Calculator
Example Data Table
| Example | r | n | df | Two tailed t | p value | r squared |
|---|---|---|---|---|---|---|
| Study A | 0.42 | 30 | 28 | 2.4489 | 0.0208 | 0.1764 |
| Study B | 0.68 | 18 | 16 | 3.7097 | 0.0019 | 0.4624 |
| Study C | -0.31 | 45 | 43 | -2.1381 | 0.0382 | 0.0961 |
Formula Used
Pearson correlation t test
Use this when the null hypothesis is rho = 0.
t = r × sqrt((n - 2) / (1 - r²))
df = n - 2
Fisher z test
Use this when the null hypothesis has a custom rho0.
z = [atanh(r) - atanh(rho0)] × sqrt(n - 3)
Confidence interval
Fisher z of r = atanh(r)
SE = 1 / sqrt(n - 3)
Lower and upper limits = tanh(z ± z critical × SE)
How to Use This Calculator
- Enter the Pearson correlation coefficient r.
- Enter the paired sample size n.
- Choose a test method.
- Use the t method for a zero correlation test.
- Use Fisher z for a custom null correlation.
- Select the tail direction and alpha level.
- Set the confidence level and decimal places.
- Press Submit to show the result above the form.
- Use CSV or PDF download for reporting.
Statistical Meaning
A test statistic from r turns a sample correlation into a formal hypothesis test. The calculator uses the observed Pearson correlation, sample size, tail choice, and alpha level. It then reports the statistic, degrees of freedom, p value, confidence interval, and decision. This helps you move from a visible relationship to a tested result.
Why r Needs a Test
A correlation can look strong by chance, especially in small samples. The t method tests whether the population correlation is zero. It uses n minus two degrees of freedom because two variables are estimated from the data. Larger samples make small correlations easier to detect. Smaller samples need stronger evidence.
Advanced Options
This tool also includes a Fisher z option. Fisher transformation is useful when you want to compare r against a nonzero population value. It changes the correlation scale into an approximately normal scale. The calculator keeps both methods clear. Choose the t method for the common zero-correlation test. Choose Fisher z when your null value is not zero.
Reading the Output
The statistic shows how far the sample result sits from the null claim. The p value shows how unusual that result is under the null model. A p value at or below alpha leads to rejection. The confidence interval gives a likely range for the population correlation. The r squared value explains the shared variation between the two variables.
Practical Use
Use clean paired data before entering r. Remove impossible values. Check scatterplots when possible. A significant result does not prove causation. It only supports a linear association. Always report the method, r, n, statistic, degrees of freedom, p value, alpha, and confidence interval. The CSV and PDF buttons help save the result for reports, lessons, audits, or research notes.
Common Mistakes
Do not enter a percentage as r. Enter 0.72, not 72. Do not use unpaired observations. Each x value must match the same case as its y value. Avoid rounding r too early, because it can change the p value. Treat very small samples with care. Outliers can distort correlation. Use subject knowledge before making final claims. Record any data screening rules so another reader can repeat your work later without extra confusion.
FAQs
What is a test statistic from r?
It is a value that converts a sample correlation into a formal hypothesis test. For a zero-correlation test, the calculator uses a t statistic with n minus two degrees of freedom.
When should I use the Pearson t method?
Use it when your null hypothesis says the population correlation equals zero. This is the most common test for checking whether a sample correlation is statistically different from no linear relationship.
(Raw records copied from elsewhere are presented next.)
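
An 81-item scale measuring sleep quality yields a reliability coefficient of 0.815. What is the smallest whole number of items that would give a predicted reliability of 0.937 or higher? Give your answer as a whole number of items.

274

n = 0.937 × (1 − 0.815) / [ 0.815 × (1 − 0.937) ]
n = 0.173345 / 0.051345 ≈ 3.3761
Items needed = n × 81 = 3.3761 × 81 ≈ 273.46 → round up to 274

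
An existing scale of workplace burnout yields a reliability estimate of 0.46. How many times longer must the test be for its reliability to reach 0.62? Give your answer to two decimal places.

1.92

n = [0.62 × 0.54] / [0.46 × 0.38]
  = 0.3348 / 0.1748 = 1.9153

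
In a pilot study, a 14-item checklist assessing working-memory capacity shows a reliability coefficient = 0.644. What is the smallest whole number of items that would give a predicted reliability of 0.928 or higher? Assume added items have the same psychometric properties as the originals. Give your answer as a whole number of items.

Spearman-Brown solved for the length factor n:
n = r*(1 − r) / [ r (1 − r*) ]
n = [0.928 × 0.356] / [0.644 × 0.072]
n = 0.330368 / 0.046368 ≈ 7.1249
So the test needs 7.1249 × 14 ≈ 99.75 items; rounding up, 100.

100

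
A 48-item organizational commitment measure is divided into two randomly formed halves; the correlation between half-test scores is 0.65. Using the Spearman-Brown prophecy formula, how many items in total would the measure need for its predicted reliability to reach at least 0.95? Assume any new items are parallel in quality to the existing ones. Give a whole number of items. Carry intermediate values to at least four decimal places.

246

r_full = 2(0.65)/(1 + 0.65) = 0.7879
n = r_tgt(1 − r_full) / [r_full(1 − r_tgt)] = 0.95 × 0.2121 / (0.7879 × 0.05) ≈ 5.1147
Items = 5.1147 × 48 ≈ 245.51 → 246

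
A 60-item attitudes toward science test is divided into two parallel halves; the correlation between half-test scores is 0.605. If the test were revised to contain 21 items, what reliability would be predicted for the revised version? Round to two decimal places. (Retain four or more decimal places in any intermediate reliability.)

First correct the split-half correlation to full-test reliability: r_full = 2 × 0.605 / (1 + 0.605) ≈ 0.7539
Then adjust to 21 items: n = 21/60 = 0.3500
r_new = n·r_full / (1 + (n − 1)·r_full) = 0.2639 / 0.5100 ≈ 0.5175

0.52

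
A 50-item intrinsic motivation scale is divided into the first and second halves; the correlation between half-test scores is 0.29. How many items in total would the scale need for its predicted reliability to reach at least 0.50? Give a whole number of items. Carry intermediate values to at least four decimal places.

r_full = 2(0.29)/(1 + 0.29) = 0.4496
Solve Spearman-Brown for n: n = 0.50(1 − 0.4496) / [0.4496(1 − 0.50)] = 1.2242
Required items = 1.2242 × 50 = 61.21, so 62 items.

62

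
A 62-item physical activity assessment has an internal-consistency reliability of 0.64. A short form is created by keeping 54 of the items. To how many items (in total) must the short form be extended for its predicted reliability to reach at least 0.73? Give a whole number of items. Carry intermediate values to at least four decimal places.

95

Short-form reliability: n = 54/62 = 0.8710; r_54 = n·r/(1+(n−1)r) ≈ 0.6076
Then solve for n' with r_old = 0.6076, r_target = 0.73: n' = 0.73(1 − 0.6076)/[0.6076(1 − 0.73)] = 1.7461
Items = 1.7461 × 54 ≈ 94.29 → 95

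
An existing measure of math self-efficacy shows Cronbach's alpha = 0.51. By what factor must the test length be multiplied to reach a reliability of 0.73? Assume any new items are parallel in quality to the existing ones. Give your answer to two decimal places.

Spearman-Brown solved for the length factor n:
n = r*(1 − r) / [ r (1 − r*) ]
n = 0.73(1 − 0.51) / [0.51(1 − 0.73)]
n = 0.3577 / 0.1377 ≈ 2.5977

2.60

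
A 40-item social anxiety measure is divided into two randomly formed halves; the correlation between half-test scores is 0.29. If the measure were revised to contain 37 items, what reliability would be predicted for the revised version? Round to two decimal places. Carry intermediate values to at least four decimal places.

Full-test reliability from the split-half r: r_full = 2(0.29)/(1 + 0.29) = 0.4496
Length factor from 40 to 37 items: n = 37/40 = 0.9250
r_new = n·r_full / (1 + (n − 1)·r_full) = 0.4159 / 0.9663 ≈ 0.4304

0.43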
When should I use the Fisher z method?
Use Fisher z when the null hypothesis is a nonzero correlation. It is also useful for confidence intervals because it improves the scale behavior of correlation values.
Can r be negative?
Yes. A negative r means the variables move in opposite directions. The test statistic will often be negative, but the p value depends on the selected tail.
Why must n be at least 4?
The calculator needs enough observations for the t test and Fisher confidence interval. Fisher standard error uses n minus three, so very small samples are not suitable here.
What does r squared mean?
r squared is the shared variation measure. For example, r squared of 0.25 means about 25 percent of variation is linearly shared between the two variables.
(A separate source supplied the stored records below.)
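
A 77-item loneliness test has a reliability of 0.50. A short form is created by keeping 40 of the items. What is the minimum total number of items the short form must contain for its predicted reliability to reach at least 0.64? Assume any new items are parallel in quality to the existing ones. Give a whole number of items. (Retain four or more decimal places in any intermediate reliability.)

137

First, r for the 40-item form: n = 40/77 = 0.5195, so r_40 = 0.5195·0.50/(1 + (0.5195 − 1)·0.50) = 0.3419
Then solve for n' with r_old = 0.3419, r_target = 0.64: n' = 0.64(1 − 0.3419)/[0.3419(1 − 0.64)] = 3.4219
Total items = 3.4219 × 40 = 136.88, rounded up to 137.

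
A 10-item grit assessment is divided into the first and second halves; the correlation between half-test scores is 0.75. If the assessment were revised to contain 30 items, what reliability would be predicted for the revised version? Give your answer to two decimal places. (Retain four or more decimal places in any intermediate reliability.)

0.95

Full-test reliability from the split-half r: r_full = 2(0.75)/(1 + 0.75) = 0.8571
Length factor from 10 to 30 items: n = 30/10 = 3.0000
r_new = n·r_full / (1 + (n − 1)·r_full) = 2.5713 / 2.7142 ≈ 0.9474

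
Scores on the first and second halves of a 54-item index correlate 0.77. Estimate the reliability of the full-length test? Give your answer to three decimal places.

The full test is twice the length of either half (n = 2).
r_full = 2(0.77) / (1 + 0.77)
       = 1.5400 / 1.7700 = 0.8701

0.870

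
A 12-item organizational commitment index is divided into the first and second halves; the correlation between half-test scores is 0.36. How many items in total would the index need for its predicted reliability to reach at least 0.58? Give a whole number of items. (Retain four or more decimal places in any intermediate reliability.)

Corrected full-test reliability: r_full = 2 × 0.36 / (1 + 0.36) ≈ 0.5294
Solve Spearman-Brown for n: n = 0.58(1 − 0.5294) / [0.5294(1 − 0.58)] = 1.2276
Required items = 1.2276 × 12 = 14.73, so 15 items.

15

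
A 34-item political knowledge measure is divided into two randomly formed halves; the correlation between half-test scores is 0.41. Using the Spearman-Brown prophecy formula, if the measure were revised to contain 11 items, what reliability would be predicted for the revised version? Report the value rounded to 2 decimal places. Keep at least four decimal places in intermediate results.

First correct the split-half correlation to full-test reliability: r_full = 2 × 0.41 / (1 + 0.41) ≈ 0.5816
Then adjust to 11 items: n = 11/34 = 0.3235
r_new = n·r_full / (1 + (n − 1)·r_full) = 0.1881 / 0.6065 ≈ 0.3101

0.31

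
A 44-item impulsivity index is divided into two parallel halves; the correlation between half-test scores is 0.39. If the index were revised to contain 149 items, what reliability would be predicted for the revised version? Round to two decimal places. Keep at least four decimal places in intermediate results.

First correct the split-half correlation to full-test reliability: r_full = 2 × 0.39 / (1 + 0.39) ≈ 0.5612
Then adjust to 149 items: n = 149/44 = 3.3864
r_new = n·r_full / (1 + (n − 1)·r_full) = 1.9004 / 2.3392 ≈ 0.8124

0.81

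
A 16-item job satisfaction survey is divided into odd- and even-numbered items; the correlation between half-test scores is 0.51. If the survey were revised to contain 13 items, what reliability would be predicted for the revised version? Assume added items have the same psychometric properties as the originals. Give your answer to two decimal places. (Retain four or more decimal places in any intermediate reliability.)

First correct the split-half correlation to full-test reliability: r_full = 2 × 0.51 / (1 + 0.51) ≈ 0.6755
Length factor from 16 to 13 items: n = 13/16 = 0.8125
r_new = n·r_full / (1 + (n − 1)·r_full) = 0.5488 / 0.8733 ≈ 0.6284

0.63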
Does a significant correlation prove causation?
No. A significant correlation supports a linear association. It does not prove that one variable caused the other. Study design and outside variables still matter.
Why export CSV or PDF?
CSV is useful for spreadsheets and audits. PDF is useful for class submissions, reports, and saved records. Both formats include the key test details.